独学でも合格している方はいますが、予備校で勉強する方も少なくありません。
受験対策をしっかり行う必要のある資格です。
宅建士の年収
働き方や環境によって年収が変動する宅建士ですが、国税庁「令和2年分 民間給与実態統計調査」のデータによると、日本の平均年収が433万円とされており、宅建士はこの日本の平均年収より高いです。
企業勤め
ほとんどの業界・企業で資格手当がありますが、支給額は3万~5万円と会社の規模によって変わってきます。
また、宅建士でないと役職が付かずキャリアアップにも影響が出るでしょう。
大手企業
公的な宅建士の平均年収データがないため、フォーサイトやユーキャンが発表しているデータを参考にしていますが、他の記事を確認しても概ね600万円前後と言えるでしょう。
中小企業
中小企業に勤める宅建士の年収は、約300万円〜約500万円です。
宅建を取得後、資格を活かして転職する人も多くいるため、入社直後の平均年収は300万円からが平均ラインになっています。
独立開業
企業に勤めると決まった分の利益が支給されますが、独立開業の場合はすべて自分の利益となります。
契約がない月は収入がゼロになるリスクも多くあるため、独立開業の平均年収を算出することは困難です。

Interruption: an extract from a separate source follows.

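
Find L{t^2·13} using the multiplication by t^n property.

L{13} = 13/s. d^1/ds^1[1/s] = -1/s². d^2/ds^2[1/s] = 2/s^3. So L{t^2} = (-1)^{2}·2/s^3 = 2/s^3. Then L{t^2·13} = 13·2/s^3 = 26/s^3

Final answer: 26/s^3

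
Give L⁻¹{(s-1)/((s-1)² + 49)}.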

中には還元率50%など多数の歩合の高い会社もあり、不動産キャリアでも高歩合の求人を多数取り扱っています。
しかし、企業に勤めるより高い年収を得るチャンスが大いにあると言えるでしょう。
宅建資格保有者の声
不動産キャリアでは、宅建の資格を活かせる求人を多数取り扱っています!
年収アップが見込めるだけでなく、業界経験不問や研修制度が充実した求人も多数あるので、毎年多くの求職者が宅建の資格を活かして転職の幅を広げています。
宅建の資格を活かして働こう!
宅建の仕事について、試験概要から年収まであらゆる項目を紹介してきました。
独占業務と設置義務が存在する関係で重宝される宅建士。
不動産業界だけでなく様々な業界でも活躍できる資格なので、転職にも有利です。
こなせる仕事の幅も広くやりがい十分な仕事なので、どの資格を取得しようか迷っている方は是非宅建にチャレンジしてみてはいかがでしょうか。